物事って人間関係に左右されるところが大きいですから、「自分が一番」よりも「相手が一番」の方が人生は開ける、と僕自身の経験から思います。でも、今の世の中は「自分が一番」の人が増えている気がするんですよね。それはやっぱり、いいことではないと思うんです。だから、「相手が一番 自分が二番」。僕自身に言い聞かせているこの言葉を、皆さんにも伝えたい​です。

~EPISODE:さいごの晩餐~

「最後の食事」には何を食べたいですか?
赤ウインナーのケチャップ炒めです。うちは貧乏でしたから、魚肉の赤ウインナーを使って母が作るケチャップ炒めはごちそうでした。僕にとって「思い出の味」と言えば、赤ウインナー。

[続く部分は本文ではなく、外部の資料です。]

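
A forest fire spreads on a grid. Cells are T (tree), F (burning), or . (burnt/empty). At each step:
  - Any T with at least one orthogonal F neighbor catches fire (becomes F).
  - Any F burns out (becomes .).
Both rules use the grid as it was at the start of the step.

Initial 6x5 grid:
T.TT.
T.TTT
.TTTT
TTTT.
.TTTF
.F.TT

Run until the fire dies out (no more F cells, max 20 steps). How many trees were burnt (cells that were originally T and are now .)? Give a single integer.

Step 1: +3 fires, +2 burnt (F count now 3)
Step 2: +4 fires, +3 burnt (F count now 4)
Step 3: +4 fires, +4 burnt (F count now 4)
Step 4: +3 fires, +4 burnt (F count now 3)
Step 5: +3 fires, +3 burnt (F count now 3)
Step 6: +1 fires, +3 burnt (F count now 1)
Step 7: +0 fires, +1 burnt (F count now 0)
Fire out after step 7
Initially T: 20, now '.': 28
Total burnt (originally-T cells now '.'): 18

Answer: 18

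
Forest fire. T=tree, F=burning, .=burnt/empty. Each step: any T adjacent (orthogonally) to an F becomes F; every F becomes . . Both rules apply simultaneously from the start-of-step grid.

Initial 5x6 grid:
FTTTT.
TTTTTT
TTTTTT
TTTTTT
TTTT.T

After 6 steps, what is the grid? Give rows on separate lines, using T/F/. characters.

Step 1: 2 trees catch fire, 1 burn out
  .FTTT.
  FTTTTT
  TTTTTT
  TTTTTT
  TTTT.T
Step 2: 3 trees catch fire, 2 burn out
  ..FTT.
  .FTTTT
  FTTTTT
  TTTTTT
  TTTT.T
Step 3: 4 trees catch fire, 3 burn out
  ...FT.
  ..FTTT
  .FTTTT
  FTTTTT
  TTTT.T
Step 4: 5 trees catch fire, 4 burn out
  ....F.
  ...FTT
  ..FTTT
  .FTTTT
  FTTT.T
Step 5: 4 trees catch fire, 5 burn out
  ......
  ....FT
  ...FTT
  ..FTTT
  .FTT.T
Step 6: 4 trees catch fire, 4 burn out
  ......
  .....F
  ....FT
  ...FTT
  ..FT.T

......
.....F
....FT
...FTT
..FT.T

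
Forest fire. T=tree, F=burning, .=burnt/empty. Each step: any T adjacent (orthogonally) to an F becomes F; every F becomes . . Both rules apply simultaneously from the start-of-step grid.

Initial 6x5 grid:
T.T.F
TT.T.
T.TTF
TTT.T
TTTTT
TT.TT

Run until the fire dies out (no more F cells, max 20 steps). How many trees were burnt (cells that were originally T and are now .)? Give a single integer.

Answer: 20

Derivation:
Step 1: +2 fires, +2 burnt (F count now 2)
Step 2: +3 fires, +2 burnt (F count now 3)
Step 3: +3 fires, +3 burnt (F count now 3)
Step 4: +3 fires, +3 burnt (F count now 3)
Step 5: +2 fires, +3 burnt (F count now 2)
Step 6: +3 fires, +2 burnt (F count now 3)
Step 7: +2 fires, +3 burnt (F count now 2)
Step 8: +2 fires, +2 burnt (F count now 2)
Step 9: +0 fires, +2 burnt (F count now 0)
Fire out after step 9
Initially T: 21, now '.': 29
Total burnt (originally-T cells now '.'): 20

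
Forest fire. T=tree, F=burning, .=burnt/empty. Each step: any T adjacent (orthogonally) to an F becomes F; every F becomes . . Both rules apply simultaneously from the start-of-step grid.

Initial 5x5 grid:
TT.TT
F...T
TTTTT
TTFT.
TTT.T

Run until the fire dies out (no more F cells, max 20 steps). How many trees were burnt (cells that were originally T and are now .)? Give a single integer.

Answer: 16

Derivation:
Step 1: +6 fires, +2 burnt (F count now 6)
Step 2: +5 fires, +6 burnt (F count now 5)
Step 3: +2 fires, +5 burnt (F count now 2)
Step 4: +1 fires, +2 burnt (F count now 1)
Step 5: +1 fires, +1 burnt (F count now 1)
Step 6: +1 fires, +1 burnt (F count now 1)
Step 7: +0 fires, +1 burnt (F count now 0)
Fire out after step 7
Initially T: 17, now '.': 24
Total burnt (originally-T cells now '.'): 16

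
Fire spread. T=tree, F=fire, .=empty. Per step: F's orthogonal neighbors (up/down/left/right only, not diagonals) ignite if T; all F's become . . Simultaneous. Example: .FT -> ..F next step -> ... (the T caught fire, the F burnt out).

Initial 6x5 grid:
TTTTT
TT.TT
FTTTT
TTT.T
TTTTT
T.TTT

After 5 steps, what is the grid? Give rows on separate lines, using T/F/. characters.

Step 1: 3 trees catch fire, 1 burn out
  TTTTT
  FT.TT
  .FTTT
  FTT.T
  TTTTT
  T.TTT
Step 2: 5 trees catch fire, 3 burn out
  FTTTT
  .F.TT
  ..FTT
  .FT.T
  FTTTT
  T.TTT
Step 3: 5 trees catch fire, 5 burn out
  .FTTT
  ...TT
  ...FT
  ..F.T
  .FTTT
  F.TTT
Step 4: 4 trees catch fire, 5 burn out
  ..FTT
  ...FT
  ....F
  ....T
  ..FTT
  ..TTT
Step 5: 5 trees catch fire, 4 burn out
  ...FT
  ....F
  .....
  ....F
  ...FT
  ..FTT

...FT
....F
.....
....F
...FT
..FTT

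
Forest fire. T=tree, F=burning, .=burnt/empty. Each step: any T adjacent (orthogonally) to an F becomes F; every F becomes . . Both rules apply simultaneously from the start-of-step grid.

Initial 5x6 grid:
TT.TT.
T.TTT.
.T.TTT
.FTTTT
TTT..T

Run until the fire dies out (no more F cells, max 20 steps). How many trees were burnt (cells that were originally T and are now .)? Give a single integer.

Answer: 17

Derivation:
Step 1: +3 fires, +1 burnt (F count now 3)
Step 2: +3 fires, +3 burnt (F count now 3)
Step 3: +2 fires, +3 burnt (F count now 2)
Step 4: +3 fires, +2 burnt (F count now 3)
Step 5: +5 fires, +3 burnt (F count now 5)
Step 6: +1 fires, +5 burnt (F count now 1)
Step 7: +0 fires, +1 burnt (F count now 0)
Fire out after step 7
Initially T: 20, now '.': 27
Total burnt (originally-T cells now '.'): 17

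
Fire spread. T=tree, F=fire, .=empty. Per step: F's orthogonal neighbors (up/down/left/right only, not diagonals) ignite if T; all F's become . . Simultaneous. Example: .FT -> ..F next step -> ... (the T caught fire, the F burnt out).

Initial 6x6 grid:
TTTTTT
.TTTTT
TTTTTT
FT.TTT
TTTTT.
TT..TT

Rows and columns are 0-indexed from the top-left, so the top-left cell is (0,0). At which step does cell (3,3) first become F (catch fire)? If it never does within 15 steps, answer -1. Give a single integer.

Step 1: cell (3,3)='T' (+3 fires, +1 burnt)
Step 2: cell (3,3)='T' (+3 fires, +3 burnt)
Step 3: cell (3,3)='T' (+4 fires, +3 burnt)
Step 4: cell (3,3)='T' (+4 fires, +4 burnt)
Step 5: cell (3,3)='F' (+6 fires, +4 burnt)
  -> target ignites at step 5
Step 6: cell (3,3)='.' (+5 fires, +6 burnt)
Step 7: cell (3,3)='.' (+4 fires, +5 burnt)
Step 8: cell (3,3)='.' (+1 fires, +4 burnt)
Step 9: cell (3,3)='.' (+0 fires, +1 burnt)
  fire out at step 9

5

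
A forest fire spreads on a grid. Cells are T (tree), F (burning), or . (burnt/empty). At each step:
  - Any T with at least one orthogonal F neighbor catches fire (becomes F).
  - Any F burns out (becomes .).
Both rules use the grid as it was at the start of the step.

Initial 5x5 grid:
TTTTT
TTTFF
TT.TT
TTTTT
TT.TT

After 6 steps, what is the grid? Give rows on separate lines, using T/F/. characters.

Step 1: 5 trees catch fire, 2 burn out
  TTTFF
  TTF..
  TT.FF
  TTTTT
  TT.TT
Step 2: 4 trees catch fire, 5 burn out
  TTF..
  TF...
  TT...
  TTTFF
  TT.TT
Step 3: 6 trees catch fire, 4 burn out
  TF...
  F....
  TF...
  TTF..
  TT.FF
Step 4: 3 trees catch fire, 6 burn out
  F....
  .....
  F....
  TF...
  TT...
Step 5: 2 trees catch fire, 3 burn out
  .....
  .....
  .....
  F....
  TF...
Step 6: 1 trees catch fire, 2 burn out
  .....
  .....
  .....
  .....
  F....

.....
.....
.....
.....
F....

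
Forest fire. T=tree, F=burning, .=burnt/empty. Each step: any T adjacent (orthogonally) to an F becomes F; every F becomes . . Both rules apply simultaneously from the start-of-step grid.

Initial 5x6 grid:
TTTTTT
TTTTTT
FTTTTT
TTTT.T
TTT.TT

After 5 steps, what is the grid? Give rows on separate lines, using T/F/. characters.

Step 1: 3 trees catch fire, 1 burn out
  TTTTTT
  FTTTTT
  .FTTTT
  FTTT.T
  TTT.TT
Step 2: 5 trees catch fire, 3 burn out
  FTTTTT
  .FTTTT
  ..FTTT
  .FTT.T
  FTT.TT
Step 3: 5 trees catch fire, 5 burn out
  .FTTTT
  ..FTTT
  ...FTT
  ..FT.T
  .FT.TT
Step 4: 5 trees catch fire, 5 burn out
  ..FTTT
  ...FTT
  ....FT
  ...F.T
  ..F.TT
Step 5: 3 trees catch fire, 5 burn out
  ...FTT
  ....FT
  .....F
  .....T
  ....TT

...FTT
....FT
.....F
.....T
....TT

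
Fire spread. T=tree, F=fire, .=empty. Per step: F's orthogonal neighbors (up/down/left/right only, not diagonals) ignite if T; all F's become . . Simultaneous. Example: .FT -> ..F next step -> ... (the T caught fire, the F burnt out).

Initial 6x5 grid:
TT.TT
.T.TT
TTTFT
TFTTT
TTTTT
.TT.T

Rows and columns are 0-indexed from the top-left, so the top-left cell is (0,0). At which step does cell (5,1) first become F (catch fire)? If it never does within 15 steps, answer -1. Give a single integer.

Step 1: cell (5,1)='T' (+8 fires, +2 burnt)
Step 2: cell (5,1)='F' (+9 fires, +8 burnt)
  -> target ignites at step 2
Step 3: cell (5,1)='.' (+4 fires, +9 burnt)
Step 4: cell (5,1)='.' (+2 fires, +4 burnt)
Step 5: cell (5,1)='.' (+0 fires, +2 burnt)
  fire out at step 5

2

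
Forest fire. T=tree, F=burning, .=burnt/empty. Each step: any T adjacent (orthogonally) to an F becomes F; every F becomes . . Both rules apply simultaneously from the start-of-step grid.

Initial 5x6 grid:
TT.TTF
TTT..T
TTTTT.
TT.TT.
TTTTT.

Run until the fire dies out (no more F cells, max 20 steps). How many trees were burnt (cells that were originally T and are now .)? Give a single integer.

Answer: 3

Derivation:
Step 1: +2 fires, +1 burnt (F count now 2)
Step 2: +1 fires, +2 burnt (F count now 1)
Step 3: +0 fires, +1 burnt (F count now 0)
Fire out after step 3
Initially T: 22, now '.': 11
Total burnt (originally-T cells now '.'): 3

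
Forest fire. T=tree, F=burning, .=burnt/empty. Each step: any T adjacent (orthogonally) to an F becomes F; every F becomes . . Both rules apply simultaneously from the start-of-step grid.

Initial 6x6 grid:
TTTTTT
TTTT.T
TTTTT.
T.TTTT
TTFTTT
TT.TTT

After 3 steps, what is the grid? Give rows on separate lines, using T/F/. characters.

Step 1: 3 trees catch fire, 1 burn out
  TTTTTT
  TTTT.T
  TTTTT.
  T.FTTT
  TF.FTT
  TT.TTT
Step 2: 6 trees catch fire, 3 burn out
  TTTTTT
  TTTT.T
  TTFTT.
  T..FTT
  F...FT
  TF.FTT
Step 3: 8 trees catch fire, 6 burn out
  TTTTTT
  TTFT.T
  TF.FT.
  F...FT
  .....F
  F...FT

TTTTTT
TTFT.T
TF.FT.
F...FT
.....F
F...FT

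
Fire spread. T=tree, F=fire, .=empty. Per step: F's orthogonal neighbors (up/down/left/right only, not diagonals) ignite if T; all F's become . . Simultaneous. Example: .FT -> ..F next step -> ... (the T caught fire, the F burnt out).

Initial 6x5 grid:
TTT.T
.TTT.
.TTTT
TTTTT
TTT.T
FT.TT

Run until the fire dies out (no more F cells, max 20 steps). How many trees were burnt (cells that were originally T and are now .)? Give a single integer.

Answer: 22

Derivation:
Step 1: +2 fires, +1 burnt (F count now 2)
Step 2: +2 fires, +2 burnt (F count now 2)
Step 3: +2 fires, +2 burnt (F count now 2)
Step 4: +2 fires, +2 burnt (F count now 2)
Step 5: +3 fires, +2 burnt (F count now 3)
Step 6: +4 fires, +3 burnt (F count now 4)
Step 7: +5 fires, +4 burnt (F count now 5)
Step 8: +1 fires, +5 burnt (F count now 1)
Step 9: +1 fires, +1 burnt (F count now 1)
Step 10: +0 fires, +1 burnt (F count now 0)
Fire out after step 10
Initially T: 23, now '.': 29
Total burnt (originally-T cells now '.'): 22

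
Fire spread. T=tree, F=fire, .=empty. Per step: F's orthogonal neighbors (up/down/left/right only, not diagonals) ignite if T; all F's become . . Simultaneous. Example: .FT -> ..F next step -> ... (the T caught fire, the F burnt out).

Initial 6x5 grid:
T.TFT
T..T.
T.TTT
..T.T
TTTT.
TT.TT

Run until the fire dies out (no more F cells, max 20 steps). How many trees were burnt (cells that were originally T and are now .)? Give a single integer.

Answer: 16

Derivation:
Step 1: +3 fires, +1 burnt (F count now 3)
Step 2: +1 fires, +3 burnt (F count now 1)
Step 3: +2 fires, +1 burnt (F count now 2)
Step 4: +2 fires, +2 burnt (F count now 2)
Step 5: +1 fires, +2 burnt (F count now 1)
Step 6: +2 fires, +1 burnt (F count now 2)
Step 7: +3 fires, +2 burnt (F count now 3)
Step 8: +2 fires, +3 burnt (F count now 2)
Step 9: +0 fires, +2 burnt (F count now 0)
Fire out after step 9
Initially T: 19, now '.': 27
Total burnt (originally-T cells now '.'): 16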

食べると、母と姉と一緒に食卓を囲んだ熊本の実家の光景とか「ものまねの大会で初めて優勝した時も、帰り道で赤ウインナーを買ってひとりで食べたなあ」とか、人生のいろんなことを思い出します。

赤ウインナーのケチャップ炒め

かつてお母様が作ってくれた「赤ウインナーのケチャップ炒め」。現在はコロッケさんが家族のために作り、4人のお子さんのお弁当にもよく入れたそうです。調理法にも一家言あり、「ウインナーに切れ目を入れることと、切れ目が開くまで焼いた後、一度火を止めてケチャップを入れ、ふたをしてフライパンを揺すってケチャップを全体に絡めることがポイント。ケチャップが焦げず、しっかりと味が絡みます」と優しい笑顔でコツを伝授していただきました。

プロフィール

ものまねタレント/コロッケさん

【誕生日】1960年3月13日
【経歴】熊本県熊本市出身。1980年、NTV「お笑いスター誕生!!」でデビュー。テレビやラジオで活躍する一方、全国各地でのものまねコンサートや大劇場での座長公演を定期的に務める。現在のものまねレパートリーは500種類以上。